CONSA newborn screening programmes first launched in late 2020 and two positive cases were immediately identified in Nigeria through newborn screening, and the babies received early intervention therapies, such as penicillin prophylaxis and folic acid, to increase their chances of survival.
During the session, ASH (as the world’s largest professional society of clinicians and scientists) stated that the success of screening programmes and the promise of progress in the sub-Saharan Africa region will demonstrate the ability to diagnose and treat SCD to improve the long-term health of children with SCD.
“Sickle cell disease is a genetic disorder that is inherited due to a mutant hemoglobin gene from both parents.
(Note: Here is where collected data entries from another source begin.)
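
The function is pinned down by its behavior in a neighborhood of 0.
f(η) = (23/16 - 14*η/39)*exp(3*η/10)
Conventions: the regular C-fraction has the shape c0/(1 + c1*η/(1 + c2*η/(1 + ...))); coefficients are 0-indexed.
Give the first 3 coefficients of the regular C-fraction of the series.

Taylor coefficients (expand at 0): a_0 = 23/16, a_1 = 451/6240, a_2 = -1789/41600.
c0 = a_0 = 23/16. Peel one level at a time: if S = 1 + c*η/S' with S'(0) = 1, then c is the η-coefficient of S and S' = c*η/(S - 1).
S_1 = c0/f = 1 + (-451/8970)*η + (5221001/160921800)*η^2 + ...; c1 = -451/8970.
S_2 = c1*η/(S_1 - 1) = 1 + (5221001/8090940)*η + ...; c2 = 5221001/8090940.

The regular C-fraction coefficients are [23/16, -451/8970, 5221001/8090940].


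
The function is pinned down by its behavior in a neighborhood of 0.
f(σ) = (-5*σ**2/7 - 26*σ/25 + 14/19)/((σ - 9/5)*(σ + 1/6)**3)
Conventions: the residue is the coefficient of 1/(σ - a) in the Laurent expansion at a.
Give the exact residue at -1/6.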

The health burden of hemoglobin disorders can be effectively reduced through diagnostic, management, and prevention programmes, as well as through family counselling and community education,” said Jean-Marie Dangou, coordinator of the Noncommunicable Disease Programme at WHO-regional office for Africa.
Dangou further said that early interventions are implemented quicker to increase chances of survival for babies born with this condition adding that the WHO in the African region looks forward to working with national leaders, civil society organizations, and international partners including ASH CONSA to ensure effective, evidence-based responses are scaled up and all children are reached with life-saving interventions.
In the same vein, Kwaku Ohene-Frempong, president of the Sickle Cell Foundation of Ghana, and national coordinator for Ghana, CONSA, also said that collaboration between government, non-governmental organizations, and hematologists to provide the best possible care to newborns.
“Saving the lives of children is a priority in all our countries. Newborn screening for SCD saves the lives of children even before the parents know they have SCD. And that is why we need to continue to promote newborn screening to our government leaders,” he said.
Speaking further on how it can prevent costly and painful health care services, Catherine Chunda-Liyoka, consultant pediatrician at the University Teaching Hospitals-Children’s Hospital, and national coordinator for Zambia, CONSA, said that newborn screening allows us to diagnose a child very early in life.
This ultimately reduces the likelihood of developing complications, making it cheaper to care for such a child through a potentially expensive, lifelong illness.
“A child can be cared for at a low-level health care facility by primary health care providers who can continue to provide the easy to source and implement low-cost interventions. When these children don’t have complications, they may live most of their lives without going into a specialized hospital, requiring specialized, expensive, and complicated care,” she said.